Tracing groundwater flow paths in a contaminated fractured and karst aquifer using fluorescent dyes and silica-encapsulated DNA nanoparticles: challenges and insights

Reconstructing flow directions and velocities in highly heterogeneous contaminated aquifers, such as fractured and karstified systems, poses significant challenges. These arise from both the inherent complexity of the hydrogeological context and the technical and physicochemical interferences that contaminated sites can impose on the logistics and outcomes of tracer tests.

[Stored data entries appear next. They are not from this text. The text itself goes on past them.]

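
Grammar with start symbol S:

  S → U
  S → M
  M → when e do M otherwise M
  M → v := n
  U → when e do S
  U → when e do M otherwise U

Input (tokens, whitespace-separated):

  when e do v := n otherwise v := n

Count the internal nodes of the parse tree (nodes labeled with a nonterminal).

[S [M when e do [M v := n] otherwise [M v := n]]]

4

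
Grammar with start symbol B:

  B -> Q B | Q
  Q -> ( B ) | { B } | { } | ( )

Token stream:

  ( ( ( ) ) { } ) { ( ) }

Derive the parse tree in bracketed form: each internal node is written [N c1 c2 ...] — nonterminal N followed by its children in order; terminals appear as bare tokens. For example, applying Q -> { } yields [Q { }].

[B [Q ( [B [Q ( [B [Q ( )]] )] [B [Q { }]]] )] [B [Q { [B [Q ( )]] }]]]

B
Q B
( B ) B
( Q B ) B
( ( B ) B ) B
( ( Q ) B ) B
( ( ( ) ) B ) B
( ( ( ) ) Q ) B
( ( ( ) ) { } ) B
( ( ( ) ) { } ) Q
( ( ( ) ) { } ) { B }
( ( ( ) ) { } ) { Q }
( ( ( ) ) { } ) { ( ) }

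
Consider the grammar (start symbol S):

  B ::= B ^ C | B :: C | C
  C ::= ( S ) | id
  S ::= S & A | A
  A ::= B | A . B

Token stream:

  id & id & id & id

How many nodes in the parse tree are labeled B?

[S [S [S [S [A [B [C id]]]] & [A [B [C id]]]] & [A [B [C id]]]] & [A [B [C id]]]]

4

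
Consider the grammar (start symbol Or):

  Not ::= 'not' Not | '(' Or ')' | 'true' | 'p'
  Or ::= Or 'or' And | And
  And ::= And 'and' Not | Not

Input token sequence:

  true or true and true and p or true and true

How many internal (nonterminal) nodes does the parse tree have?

15

[Or [Or [Or [And [Not true]]] or [And [And [And [Not true]] and [Not true]] and [Not p]]] or [And [And [Not true]] and [Not true]]]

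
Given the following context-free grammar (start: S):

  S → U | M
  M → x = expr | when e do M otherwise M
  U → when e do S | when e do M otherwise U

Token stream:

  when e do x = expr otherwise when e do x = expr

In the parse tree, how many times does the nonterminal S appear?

[S [U when e do [M x = expr] otherwise [U when e do [S [M x = expr]]]]]

2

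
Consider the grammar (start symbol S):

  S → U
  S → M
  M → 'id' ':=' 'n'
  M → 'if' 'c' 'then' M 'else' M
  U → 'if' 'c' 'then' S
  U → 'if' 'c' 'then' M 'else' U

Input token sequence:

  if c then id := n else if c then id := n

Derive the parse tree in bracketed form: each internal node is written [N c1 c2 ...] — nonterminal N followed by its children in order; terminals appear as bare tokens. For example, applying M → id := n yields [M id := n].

[S [U if c then [M id := n] else [U if c then [S [M id := n]]]]]

S
U
if c then M else U
if c then id := n else U
if c then id := n else if c then S
if c then id := n else if c then M
if c then id := n else if c then id := n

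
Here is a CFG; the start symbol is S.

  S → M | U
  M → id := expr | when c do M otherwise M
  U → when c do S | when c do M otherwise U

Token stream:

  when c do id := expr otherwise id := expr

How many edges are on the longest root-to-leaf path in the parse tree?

[S [M when c do [M id := expr] otherwise [M id := expr]]]

3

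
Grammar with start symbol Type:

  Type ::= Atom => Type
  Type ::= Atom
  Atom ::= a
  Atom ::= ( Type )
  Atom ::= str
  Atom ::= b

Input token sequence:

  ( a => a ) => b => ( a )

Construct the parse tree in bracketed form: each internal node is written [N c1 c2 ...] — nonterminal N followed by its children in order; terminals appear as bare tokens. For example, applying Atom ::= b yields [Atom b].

[Type [Atom ( [Type [Atom a] => [Type [Atom a]]] )] => [Type [Atom b] => [Type [Atom ( [Type [Atom a]] )]]]]

Type
Atom => Type
( Type ) => Type
( Atom => Type ) => Type
( a => Type ) => Type
( a => Atom ) => Type
( a => a ) => Type
( a => a ) => Atom => Type
( a => a ) => b => Type
( a => a ) => b => Atom
( a => a ) => b => ( Type )
( a => a ) => b => ( Atom )
( a => a ) => b => ( a )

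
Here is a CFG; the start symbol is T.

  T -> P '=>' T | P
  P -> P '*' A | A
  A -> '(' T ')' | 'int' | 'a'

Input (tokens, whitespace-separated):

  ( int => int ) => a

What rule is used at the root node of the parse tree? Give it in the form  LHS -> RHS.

[T [P [A ( [T [P [A int]] => [T [P [A int]]]] )]] => [T [P [A a]]]]

T -> P '=>' T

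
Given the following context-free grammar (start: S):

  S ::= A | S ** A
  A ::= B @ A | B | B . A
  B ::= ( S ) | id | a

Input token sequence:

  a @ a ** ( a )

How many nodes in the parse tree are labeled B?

[S [S [A [B a] @ [A [B a]]]] ** [A [B ( [S [A [B a]]] )]]]

4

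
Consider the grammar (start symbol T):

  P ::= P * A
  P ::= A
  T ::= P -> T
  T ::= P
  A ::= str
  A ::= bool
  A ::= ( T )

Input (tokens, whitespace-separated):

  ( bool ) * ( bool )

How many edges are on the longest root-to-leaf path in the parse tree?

[T [P [P [A ( [T [P [A bool]]] )]] * [A ( [T [P [A bool]]] )]]]

7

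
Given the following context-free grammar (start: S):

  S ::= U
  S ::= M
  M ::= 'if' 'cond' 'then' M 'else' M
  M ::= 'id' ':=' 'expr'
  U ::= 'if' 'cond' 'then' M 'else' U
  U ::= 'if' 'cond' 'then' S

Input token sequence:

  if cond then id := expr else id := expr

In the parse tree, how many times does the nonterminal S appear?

1

[S [M if cond then [M id := expr] else [M id := expr]]]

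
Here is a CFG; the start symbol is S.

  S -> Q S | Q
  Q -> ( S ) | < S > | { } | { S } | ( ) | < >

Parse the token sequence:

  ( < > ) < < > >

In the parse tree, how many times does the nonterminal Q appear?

[S [Q ( [S [Q < >]] )] [S [Q < [S [Q < >]] >]]]

4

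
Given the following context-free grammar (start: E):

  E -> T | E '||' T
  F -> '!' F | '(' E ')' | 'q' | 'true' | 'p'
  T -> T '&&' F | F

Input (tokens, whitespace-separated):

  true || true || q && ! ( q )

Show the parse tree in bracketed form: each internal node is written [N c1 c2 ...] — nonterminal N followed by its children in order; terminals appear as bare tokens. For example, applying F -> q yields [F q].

E
E || T
E || T || T
T || T || T
F || T || T
true || T || T
true || F || T
true || true || T
true || true || T && F
true || true || F && F
true || true || q && F
true || true || q && ! F
true || true || q && ! ( E )
true || true || q && ! ( T )
true || true || q && ! ( F )
true || true || q && ! ( q )

[E [E [E [T [F true]]] || [T [F true]]] || [T [T [F q]] && [F ! [F ( [E [T [F q]]] )]]]]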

A short-term (14-day) tracer test was conducted under perturbed conditions in a fractured and karstified aquifer in Southern Italy, at a site contaminated by petroleum hydrocarbons and other pollutants. The objective was to gather critical insights into the dynamics of subsurface flow to inform subsequent contamination management and remediation strategies. Multiple tracers were used, including fluorescent dyes and silica-encapsulated DNA-labeled nanoparticles. Silica-encapsulated DNA nanoparticles hold significant potential as hydrogeological tracers due to their non-toxic nature, physicochemical stability, and exceptional detectability at extremely low concentrations via qPCR. However, their performance in real-world applications remains under investigation.

Three synthetic DNA nanotracers were injected into three wells, alongside two conservative dye tracers, Uranine and Tinopal. All three DNA tracers were successfully detected in groundwater samples collected from pumping wells at distances ranging from 30 to 160 meters from the injection point, indicating flow velocities between 7 and 130 m/day. While the fluorescent dyes traveled at comparable velocities, they covered shorter distances and exhibited delayed peak arrivals relative to the DNA tracers. Additionally, the detection of fluorescent dyes was sometimes hindered by the presence of hydrocarbons, a limitation that did not affect the DNA nanotracers. The tracer recovery results ultimately facilitated the identification of primary and secondary groundwater flow directions, some of which deviated from expectations based on the site’s preliminary conceptual groundwater flow model. Overall, the tracer test results underscored notable differences between the two tracer types, suggesting that DNA nanotracers and fluorescent dyes may navigate distinct porosity systems, offering complementary insights into the aquifer's structure and dynamics.

While the results are promising and demonstrate the potential of combining fluorescent dyes and DNA nanotracers for applications in highly heterogeneous contaminated aquifers, further research is needed to evaluate the versatility of DNA tracers in field applications. This includes addressing both field and analytical challenges, as well as better assessing their comparative utility relative to conventional dye tracers.